Teen use of e-cigarettes has risen from about 1.5 percent of high school students in 2011 to 12 percent in 2017, the CDC says. In 2017, 2.1 million high school students used e-cigarettes. More than 3 percent of middle school students said they had recently used an e-cigarette.
Gottlieb said the numbers have risen even more in the past year. “We’re in possession of data that shows a disturbingly sharp rise in the number of teens using e-cigarettes in just the last year,” he said.
“We’ve had to start taking some actions before the final results of this data can be made public. We will make these results public very soon. But we have an obligation to act on what we know. And what we know is very disturbing.”
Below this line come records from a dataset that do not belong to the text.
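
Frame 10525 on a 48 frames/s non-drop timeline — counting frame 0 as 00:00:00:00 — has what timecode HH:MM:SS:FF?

00:03:39:13

10525 ÷ 48 = 219 full seconds, remainder 13 frames.
219 s = 0 h 3 min 39 s.
Timecode: 00:03:39:13.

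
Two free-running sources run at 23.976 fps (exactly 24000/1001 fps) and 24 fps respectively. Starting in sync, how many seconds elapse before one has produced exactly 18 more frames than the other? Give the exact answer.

The gap grows by |24 − 24000/1001| = 24/1001 frames per second.
Time for a 18-frame gap: 18 ÷ (24/1001) = 750.75 s.

750.75 seconds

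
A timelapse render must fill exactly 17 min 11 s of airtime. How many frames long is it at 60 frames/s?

17 min 11 s = 1031 s.
Frames = 1031 × 60 = 61860.

61860 frames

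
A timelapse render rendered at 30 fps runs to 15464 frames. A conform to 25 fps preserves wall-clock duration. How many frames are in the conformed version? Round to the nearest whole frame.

12887 frames

Frames at target rate = 15464 × (25) / (30) = 38660/3 ≈ 12886.667.
Nearest whole frame: 12887.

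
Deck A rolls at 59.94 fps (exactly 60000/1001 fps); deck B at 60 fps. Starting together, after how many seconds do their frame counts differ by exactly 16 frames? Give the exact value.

4004/15 seconds

The gap grows by |60 − 60000/1001| = 60/1001 frames per second.
Time for a 16-frame gap: 16 ÷ (60/1001) = 4004/15 s.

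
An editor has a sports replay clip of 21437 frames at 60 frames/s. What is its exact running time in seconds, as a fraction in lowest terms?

Running time = 21437 ÷ (60) = 21437 × 1/60 = 21437/60 s.

21437/60 seconds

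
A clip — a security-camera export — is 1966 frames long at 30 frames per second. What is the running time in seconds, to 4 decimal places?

65.5333 seconds

Running time = 1966 × 1/30 = 983/15 s ≈ 65.5333 s.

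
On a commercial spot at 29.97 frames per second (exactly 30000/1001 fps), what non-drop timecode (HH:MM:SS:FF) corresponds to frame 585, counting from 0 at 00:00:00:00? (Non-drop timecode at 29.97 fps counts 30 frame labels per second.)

00:00:19:15

585 ÷ 30 = 19 full seconds, remainder 15 frames.
19 s = 0 h 0 min 19 s.
Timecode: 00:00:19:15.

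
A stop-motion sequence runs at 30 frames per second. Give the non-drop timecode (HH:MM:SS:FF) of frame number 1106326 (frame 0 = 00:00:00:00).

1106326 ÷ 30 = 36877 full seconds, remainder 16 frames.
36877 s = 10 h 14 min 37 s.
Timecode: 10:14:37:16.

10:14:37:16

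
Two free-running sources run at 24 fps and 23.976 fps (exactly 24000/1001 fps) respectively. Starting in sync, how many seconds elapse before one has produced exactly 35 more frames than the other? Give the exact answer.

The gap grows by |24000/1001 − 24| = 24/1001 frames per second.
Time for a 35-frame gap: 35 ÷ (24/1001) = 35035/24 s.

35035/24 seconds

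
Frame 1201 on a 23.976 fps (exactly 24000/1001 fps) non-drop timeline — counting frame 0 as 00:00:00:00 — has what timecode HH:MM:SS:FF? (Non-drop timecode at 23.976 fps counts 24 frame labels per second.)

00:00:50:01

1201 ÷ 24 = 50 full seconds, remainder 1 frame.
50 s = 0 h 0 min 50 s.
Timecode: 00:00:50:01.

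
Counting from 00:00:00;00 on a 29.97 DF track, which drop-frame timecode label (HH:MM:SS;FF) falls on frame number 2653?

Each 10-minute DF block holds 10 × 60 × 30 − 9 × 2 = 17982 frames. 2653 ÷ 17982 → 0 full blocks, remainder 2653.
Within the partial block the first minute is 1800 frames and each further minute 1798, so 1 further minute boundary passed. Total skipped labels = 18 × 0 + 2 × 1 = 2.
Non-drop label index = 2653 + 2 = 2655; at 30 labels/s that is 00:01:28:15, i.e. DF 00:01:28;15.

00:01:28;15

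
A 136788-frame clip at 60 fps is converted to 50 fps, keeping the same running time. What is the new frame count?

113990 frames

Target frames = source frames × (target rate / source rate) = 136788 × (50)/(60) = 136788 × 5/6 = 113990.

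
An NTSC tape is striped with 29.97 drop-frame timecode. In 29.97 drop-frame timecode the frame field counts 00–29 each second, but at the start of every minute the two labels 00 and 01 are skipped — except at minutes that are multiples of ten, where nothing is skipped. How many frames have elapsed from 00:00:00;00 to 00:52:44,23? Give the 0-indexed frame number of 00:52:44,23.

Complete 10-minute blocks: 5, each 17982 frames → 89910.
Remaining 2 whole minutes in the current block: 1800 + 1 × 1798 = 3598 frames.
Within the current minute: 44 × 30 + 23 − 2 = 1341 (labels ;00/;01 skipped at this minute). Total = 89910 + 3598 + 1341 = 94849.

94849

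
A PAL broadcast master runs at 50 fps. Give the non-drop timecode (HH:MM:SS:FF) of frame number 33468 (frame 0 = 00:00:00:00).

00:11:09:18

33468 ÷ 50 = 669 full seconds, remainder 18 frames.
669 s = 0 h 11 min 9 s.
Timecode: 00:11:09:18.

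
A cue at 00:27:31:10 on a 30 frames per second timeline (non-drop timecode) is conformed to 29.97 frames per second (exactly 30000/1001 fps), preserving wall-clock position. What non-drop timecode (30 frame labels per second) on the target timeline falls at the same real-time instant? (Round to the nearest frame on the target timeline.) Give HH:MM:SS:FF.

00:27:29:21

Source frame index: (0×3600 + 27×60 + 31) × 30 + 10 = 49540.
Real time: 49540 / (30) = 4954/3 s.
Target frame: (4954/3) × (30000/1001) = 49540000/1001 ≈ 49490.509 → 49491.
At 30 labels/s: frame 49491 → 00:27:29:21.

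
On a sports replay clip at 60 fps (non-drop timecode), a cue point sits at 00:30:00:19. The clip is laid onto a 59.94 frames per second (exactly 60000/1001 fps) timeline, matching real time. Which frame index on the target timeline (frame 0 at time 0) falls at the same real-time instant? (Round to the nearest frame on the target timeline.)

frame 107911

Source frame index: (0×3600 + 30×60 + 0) × 60 + 19 = 108019.
Real time: 108019 / (60) = 108019/60 s.
Target frame: (108019/60) × (60000/1001) = 108019000/1001 ≈ 107911.089 → 107911.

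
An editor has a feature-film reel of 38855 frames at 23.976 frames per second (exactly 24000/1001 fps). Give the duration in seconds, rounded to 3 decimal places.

Running time = 38855 × 1001/24000 = 7778771/4800 s ≈ 1620.577 s.

1620.577 seconds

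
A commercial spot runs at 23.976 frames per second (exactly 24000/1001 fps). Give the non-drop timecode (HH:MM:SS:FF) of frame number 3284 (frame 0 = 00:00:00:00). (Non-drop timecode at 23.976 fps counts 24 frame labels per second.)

00:02:16:20

3284 ÷ 24 = 136 full seconds, remainder 20 frames.
136 s = 0 h 2 min 16 s.
Timecode: 00:02:16:20.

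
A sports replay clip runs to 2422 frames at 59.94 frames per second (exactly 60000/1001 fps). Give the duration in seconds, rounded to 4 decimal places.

40.4070 seconds

Running time = 2422 × 1001/60000 = 1212211/30000 s ≈ 40.4070 s.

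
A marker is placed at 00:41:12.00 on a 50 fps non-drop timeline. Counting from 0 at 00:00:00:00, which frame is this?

frame 123600

Total seconds to the label: (0 × 3600 + 41 × 60 + 12) = 2472.
Frame index = 2472 × 50 + 0 = 123600.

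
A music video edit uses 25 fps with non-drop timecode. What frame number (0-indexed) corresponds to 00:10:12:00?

15300

Total seconds to the label: (0 × 3600 + 10 × 60 + 12) = 612.
Frame index = 612 × 25 + 0 = 15300.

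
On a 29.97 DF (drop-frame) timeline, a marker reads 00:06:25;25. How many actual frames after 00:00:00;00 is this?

As if non-drop at 30 labels/s: (0 × 3600 + 6 × 60 + 25) × 30 + 25 = 11575.
Minute boundaries passed: 6; those not divisible by 10: 6 − 0 = 6; dropped labels = 2 × 6 = 12.
Actual frame index = 11575 − 12 = 11563.

11563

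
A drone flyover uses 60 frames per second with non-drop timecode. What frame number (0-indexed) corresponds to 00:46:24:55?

Total seconds to the label: (0 × 3600 + 46 × 60 + 24) = 2784.
Frame index = 2784 × 60 + 55 = 167095.

frame 167095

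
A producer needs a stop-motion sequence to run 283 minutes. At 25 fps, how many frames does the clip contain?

424500 frames

283 min = 16980 s.
Frames = 16980 × 25 = 424500.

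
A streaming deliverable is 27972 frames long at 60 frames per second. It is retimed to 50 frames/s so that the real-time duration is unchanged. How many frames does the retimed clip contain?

Target frames = source frames × (target rate / source rate) = 27972 × (50)/(60) = 27972 × 5/6 = 23310.

23310 frames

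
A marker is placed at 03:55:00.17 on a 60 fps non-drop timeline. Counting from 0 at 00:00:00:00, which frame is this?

Total seconds to the label: (3 × 3600 + 55 × 60 + 0) = 14100.
Frame index = 14100 × 60 + 17 = 846017.

frame 846017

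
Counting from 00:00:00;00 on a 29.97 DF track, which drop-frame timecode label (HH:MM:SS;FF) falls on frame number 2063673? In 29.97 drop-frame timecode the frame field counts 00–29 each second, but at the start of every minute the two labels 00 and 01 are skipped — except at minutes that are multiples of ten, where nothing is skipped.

Each 10-minute DF block holds 10 × 60 × 30 − 9 × 2 = 17982 frames. 2063673 ÷ 17982 → 114 full blocks, remainder 13725.
Within the partial block the first minute is 1800 frames and each further minute 1798, so 7 further minute boundaries passed. Total skipped labels = 18 × 114 + 2 × 7 = 2066.
Non-drop label index = 2063673 + 2066 = 2065739; at 30 labels/s that is 19:07:37:29, i.e. DF 19:07:37;29.

19:07:37;29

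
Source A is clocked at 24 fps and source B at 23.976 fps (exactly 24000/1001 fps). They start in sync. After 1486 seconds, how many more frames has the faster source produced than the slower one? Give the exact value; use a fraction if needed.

A emits 24 × 1486 = 35664 frames; B emits 24000/1001 × 1486 = 35664000/1001.
Difference = 35664/1001 frames (≈ 35.6284); B is behind A.

35664/1001 frames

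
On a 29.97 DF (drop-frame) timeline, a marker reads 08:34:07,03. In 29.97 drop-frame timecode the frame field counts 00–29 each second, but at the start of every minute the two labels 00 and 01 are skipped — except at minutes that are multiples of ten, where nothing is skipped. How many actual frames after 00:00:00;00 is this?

924487

Complete 10-minute blocks: 51, each 17982 frames → 917082.
Remaining 4 whole minutes in the current block: 1800 + 3 × 1798 = 7194 frames.
Within the current minute: 7 × 30 + 3 − 2 = 211 (labels ;00/;01 skipped at this minute). Total = 917082 + 7194 + 211 = 924487.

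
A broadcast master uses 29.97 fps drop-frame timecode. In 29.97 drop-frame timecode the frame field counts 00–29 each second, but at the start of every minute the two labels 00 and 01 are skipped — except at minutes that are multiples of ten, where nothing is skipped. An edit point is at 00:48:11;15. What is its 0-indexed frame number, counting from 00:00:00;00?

86657

Complete 10-minute blocks: 4, each 17982 frames → 71928.
Remaining 8 whole minutes in the current block: 1800 + 7 × 1798 = 14386 frames.
Within the current minute: 11 × 30 + 15 − 2 = 343 (labels ;00/;01 skipped at this minute). Total = 71928 + 14386 + 343 = 86657.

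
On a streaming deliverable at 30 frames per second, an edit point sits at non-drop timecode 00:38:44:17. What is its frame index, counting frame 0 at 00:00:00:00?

Total seconds to the label: (0 × 3600 + 38 × 60 + 44) = 2324.
Frame index = 2324 × 30 + 17 = 69737.

frame 69737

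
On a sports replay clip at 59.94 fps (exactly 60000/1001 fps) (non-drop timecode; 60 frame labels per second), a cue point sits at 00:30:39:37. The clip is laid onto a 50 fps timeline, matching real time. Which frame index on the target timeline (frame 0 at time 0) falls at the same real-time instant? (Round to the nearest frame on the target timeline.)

Source frame index: (0×3600 + 30×60 + 39) × 60 + 37 = 110377.
Real time: 110377 / (60000/1001) = 110487377/60000 s.
Target frame: (110487377/60000) × (50) = 110487377/1200 ≈ 92072.814 → 92073.

frame 92073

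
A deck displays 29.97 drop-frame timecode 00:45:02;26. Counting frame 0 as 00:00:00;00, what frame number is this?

As if non-drop at 30 labels/s: (0 × 3600 + 45 × 60 + 2) × 30 + 26 = 81086.
Minute boundaries passed: 45; those not divisible by 10: 45 − 4 = 41; dropped labels = 2 × 41 = 82.
Actual frame index = 81086 − 82 = 81004.

81004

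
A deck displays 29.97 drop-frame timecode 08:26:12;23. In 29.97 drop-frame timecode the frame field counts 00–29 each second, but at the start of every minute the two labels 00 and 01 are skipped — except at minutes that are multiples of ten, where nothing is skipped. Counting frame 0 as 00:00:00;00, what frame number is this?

Complete 10-minute blocks: 50, each 17982 frames → 899100.
Remaining 6 whole minutes in the current block: 1800 + 5 × 1798 = 10790 frames.
Within the current minute: 12 × 30 + 23 − 2 = 381 (labels ;00/;01 skipped at this minute). Total = 899100 + 10790 + 381 = 910271.

910271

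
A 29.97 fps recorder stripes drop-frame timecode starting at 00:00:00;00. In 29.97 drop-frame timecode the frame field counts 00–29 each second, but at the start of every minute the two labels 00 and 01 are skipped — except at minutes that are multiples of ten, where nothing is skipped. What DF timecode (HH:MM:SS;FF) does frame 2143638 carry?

19:52:06;04

Ten DF minutes hold 17982 frames, so frame 2143638 lies in block 119 (frames 2139858–2157839) with 3780 frames into that block.
The block's first minute is 1800 frames and the rest 1798 each; 3780 frames reaches minute 2, so 119 × 18 + 2 × 2 = 2146 labels have been skipped so far.
Adding those back, label number 2143638 + 2146 = 2145784 at 30 labels/s is 71526 s + 4 f = 19 h 52 min 6 s frame 4, i.e. 19:52:06;04.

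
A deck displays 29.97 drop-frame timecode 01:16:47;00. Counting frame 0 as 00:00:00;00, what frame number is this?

138072

As if non-drop at 30 labels/s: (1 × 3600 + 16 × 60 + 47) × 30 + 0 = 138210.
Minute boundaries passed: 76; those not divisible by 10: 76 − 7 = 69; dropped labels = 2 × 69 = 138.
Actual frame index = 138210 − 138 = 138072.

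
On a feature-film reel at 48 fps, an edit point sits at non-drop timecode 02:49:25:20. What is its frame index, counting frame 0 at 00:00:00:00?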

Thus the ad campaign, the FDA’s Kathy Crosby said. It includes “snarky and irreverent” posters in school bathrooms, she said, with messages such as “Strangely enough, some kids come here to put crap into their bodies”.
Other ads will go to social media channels such as YouTube, with geotargeting to try to focus on users aged 12 to 17 while they are in school. Ads will also go onto websites used by students to see their grades or get assignments, Crosby said.
“When teens are on a break, during lunch, when they actually pull up a video on YouTube, they’ll get served our ad,” she said.
The ads depict nicotine as crawling through the bodies of teenagers, disfiguring their faces. Previous research on anti-smoking ads has shown that teens are more affected by threats to their appearance than by threats to their health.
Crosby said the ads were shown to focus groups, including a group of adult smokers who want to quit. She said they made these smokers cautious about trying e-cigarettes as an aid to stop smoking combustible cigarettes, so the FDA will not be running the ads on mainstream media such as television.
Gottlieb, who once served on the board of directors for vaping retailer Kure, said it’s still possible that e-cigarettes provide a less deadly alternative for adult smokers.
“To be clear, the FDA remains committed to the idea that e-cigarettes have the potential to help adult smokers transition away from combustible cigarettes,” he said.
“But we may have to narrow the off-ramp for adults to close the on-ramp for kids.”
Gottlieb said the FDA, which can regulate e-cigarettes but has not exercised this full power yet, would explore ways to make tobacco products less toxic, less addictive and less appealing.
“We’ll examine flavors and designs that appeal to kids and child-resistant packaging and product labeling to prevent accidental child exposure to liquid nicotine,” he said.